José Ricardo Bandeira de Oliveira Filho1, André Nathan Costa1, Bruno Guedes Baldi1, Mark Wanderley2, Marcio Valente Yamada Sawamura2, Ronaldo Adib Kairalla1
ABSTRACT
Objective: To evaluate clinical, functional, and CT characteristics, as well as disease progression, in patients with idiopathic inflammatory myopathy-associated interstitial lung disease (IIM-ILD) treated at a referral center in Brazil. Methods: This was a retrospective cohort study analyzing demographic characteristics, clinical variables, pulmonary function test results, HRCT findings, serological profiles, treatments, and outcomes. Results: Seventy-nine IIM-ILD patients were included in the present study. The mean follow-up period was 8.7 ± 4.7 years.
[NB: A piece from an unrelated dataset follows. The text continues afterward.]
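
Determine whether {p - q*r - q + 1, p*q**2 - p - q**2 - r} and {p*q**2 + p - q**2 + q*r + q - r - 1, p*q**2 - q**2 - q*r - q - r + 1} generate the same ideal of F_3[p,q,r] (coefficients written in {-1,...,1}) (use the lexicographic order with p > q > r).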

The most common diagnosis was antisynthetase syndrome, observed in 51 (64.5%) of the 79 patients. The most common symptoms were dyspnea (in 94.9%), arthralgia (in 82.2%), and muscle weakness (in 75.9%). Mean baseline FVC was 2.19 ± 0.75 L, corresponding to 62.5% of the predicted value. During follow-up, FVC showed significant improvement. The most common CT patterns were indeterminate (in 44.4%) and nonspecific interstitial pneumonia (in 35.4%). Treatment most frequently included prednisone (in 98.7%), azathioprine (in 92.3%), or methotrexate (in 57.7%). Overall survival was 84.8%. Mortality was higher among patients who developed pulmonary hypertension and those who required intravenous methylprednisolone pulse therapy. Conclusions: Most patients with IIM-ILD progress well with immunosuppressive therapy. Pulmonary hypertension and the need for methylprednisolone pulse therapy appear to be associated with higher mortality.
Keywords: Lung diseases, interstitial; Myositis; Antisynthetase syndrome; Tomography; Spirometry.